Według radnej Edyty Łongiewskiej-Wijas sukces frekwencyjny wydarzeń organizowanych w centrum Szczecina z inicjatywy organizacji pozarządowych i aktywistów udowadnia, że centrum miasta może być weekendowo uwalniane od samochodów. „Z pewnością dotarły do Pana Prezydenta także relacje prasowe, a może nawet bezpośrednie opinie uczestników wydarzeń odbywających się w ostatnim czasie na ul. Monte Cassino czy Rayskiego. Wydarzenia te pokazały społeczny potencjał tych ulic oraz sposób, w jaki może funkcjonować tam miejskie życie”, napisała Łongiewska-Wijas.

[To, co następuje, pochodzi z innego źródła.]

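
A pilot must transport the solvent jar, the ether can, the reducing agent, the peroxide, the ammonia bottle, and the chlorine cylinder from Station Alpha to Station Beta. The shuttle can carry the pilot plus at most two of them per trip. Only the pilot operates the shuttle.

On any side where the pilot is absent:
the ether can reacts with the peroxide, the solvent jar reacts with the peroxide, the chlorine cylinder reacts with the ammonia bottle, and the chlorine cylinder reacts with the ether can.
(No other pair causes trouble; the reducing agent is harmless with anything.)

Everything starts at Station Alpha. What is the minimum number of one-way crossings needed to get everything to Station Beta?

Counting alone: the pilot can take at most 2 across per trip to Station Beta, so moving all 6 needs at least 3 loaded trips out, with a return between consecutive ones — at least 5 crossings.
The safety rule pushes this higher. Following every safe sequence of crossings, the most of the 6 that can be at Station Beta as the shuttle arrives there on crossing 5 is 5 — never all 6.
So no plan with fewer than 7 crossings exists, and this one achieves 7:
1. Pilot goes to Station Beta with the chlorine cylinder and the peroxide.  [Station Alpha: the ammonia bottle, the ether can, the reducing agent, the solvent jar | Station Beta: the chlorine cylinder, the peroxide]
2. Pilot goes back to Station Alpha alone.  [Station Alpha: the ammonia bottle, the ether can, the reducing agent, the solvent jar | Station Beta: the chlorine cylinder, the peroxide]
3. Pilot goes to Station Beta with the ether can and the solvent jar.  [Station Alpha: the ammonia bottle, the reducing agent | Station Beta: the chlorine cylinder, the ether can, the peroxide, the solvent jar]
4. Pilot goes back to Station Alpha with the chlorine cylinder and the peroxide.  [Station Alpha: the ammonia bottle, the chlorine cylinder, the peroxide, the reducing agent | Station Beta: the ether can, the solvent jar]
5. Pilot goes to Station Beta with the ammonia bottle and the reducing agent.  [Station Alpha: the chlorine cylinder, the peroxide | Station Beta: the ammonia bottle, the ether can, the reducing agent, the solvent jar]
6. Pilot goes back to Station Alpha alone.  [Station Alpha: the chlorine cylinder, the peroxide | Station Beta: the ammonia bottle, the ether can, the reducing agent, the solvent jar]
7. Pilot goes to Station Beta with the chlorine cylinder and the peroxide.  [Station Alpha: — | Station Beta: the ammonia bottle, the chlorine cylinder, the ether can, the peroxide, the reducing agent, the solvent jar]

7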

Radna niezrzeszona zwróciła uwagę, że jesień to dobry czas na organizację takich wydarzeń i „utrwalanie społecznych nawyków mieszkańców”. „Ograniczenie ruchu samochodowego na tych ulicach byłoby też wytchnieniem dla mieszkańców okolicy, co podkreślił jeden z pracowników magistratu, zwracając uwagę, że wreszcie mogliby poczuć się bezpiecznie, nie martwiąc się, czy ich dzieci wychodząc w weekend na podwórko nie wpadną pod jadące ulicą auta”, czytamy w interpelacji.

Magistrat nie ustosunkował się jeszcze do interpelacji radnej. Sama Edyta Łongiewska-Wijas podczas programu „Studio wSzczecinie.pl” przyznała, że centrum miasta powinno być bardziej otwarte na mieszkańców. – Trzeba ten proces przeprowadzać z dużym wyczuciem. Czuję, że jest społeczna potrzeba, widać to po „świętach otwartych ulic”. Ludzie są spragnieni przebywania w przestrzeni otwartej – mówiła radna.